Data-driven computer-aided
synthesis planning utilizing organic
or biocatalyzed reactions from large databases has gained increasing
interest in the last decade, sparking the development of numerous
tools to extract, apply, and score general reaction templates. The
generation of reaction rules for enzymatic reactions is especially
challenging since substrate promiscuity varies between enzymes, causing
the optimal levels of rule specificity and optimal number of included
atoms to differ between enzymes.

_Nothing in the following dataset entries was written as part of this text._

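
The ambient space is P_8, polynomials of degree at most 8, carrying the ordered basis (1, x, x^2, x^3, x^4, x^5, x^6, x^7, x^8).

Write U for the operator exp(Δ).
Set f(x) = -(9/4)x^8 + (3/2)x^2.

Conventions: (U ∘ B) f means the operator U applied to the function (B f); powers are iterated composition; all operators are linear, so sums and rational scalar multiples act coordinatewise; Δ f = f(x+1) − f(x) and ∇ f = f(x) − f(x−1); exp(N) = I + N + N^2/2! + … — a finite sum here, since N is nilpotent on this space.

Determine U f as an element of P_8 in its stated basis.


g(x) = -(9/4)x^8 - 18x^7 - 126x^6 - 630x^5 - (4725/2)x^4 - 6552x^3 - (25575/2)x^2 - 15783x - 9312

order-1 term: -18x^7 - 63x^6 - 126x^5 - (315/2)x^4 - 126x^3 - 63x^2 - 15x - 3/4
order-2 term: -63x^6 - 378x^5 - (2205/2)x^4 - 1890x^3 - 1953x^2 - 1134x - 1137/4
order-3 term: -126x^5 - 945x^4 - 3150x^3 - 5670x^2 - 5418x - 4347/2
order-4 term: -(315/2)x^4 - 1260x^3 - 4095x^2 - 6300x - 15309/4
order-5 term: -126x^3 - 945x^2 - 2520x - 4725/2
order-6 term: -63x^2 - 378x - 1197/2
order-7 term: -18x - 63
order-8 term: -9/4
the series for exp(Δ) f terminates at order 8
exp(Δ) f = -(9/4)x^8 - 18x^7 - 126x^6 - 630x^5 - (4725/2)x^4 - 6552x^3 - (25575/2)x^2 - 15783x - 9312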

This complicates an automated extraction
from databases and has promoted the creation of manually curated reaction
rule sets. Here, we present EHreact, a purely data-driven open-source
software tool, to extract and score reaction rules from sets of reactions
known to be catalyzed by an enzyme at appropriate levels of specificity
without expert knowledge. EHreact extracts and groups reaction rules
into tree-like structures, Hasse diagrams, based on common substructures
in the imaginary transition structures. Each diagram can be utilized
to output a single or a set of reaction rules, as well as calculate
the probability of a new substrate to be processed by the given enzyme
by inferring information about the reactive site of the enzyme from
the known reactions and their grouping in the template tree. EHreact
heuristically predicts the activity of a given enzyme on a new substrate,
outperforming current approaches in accuracy and functionality.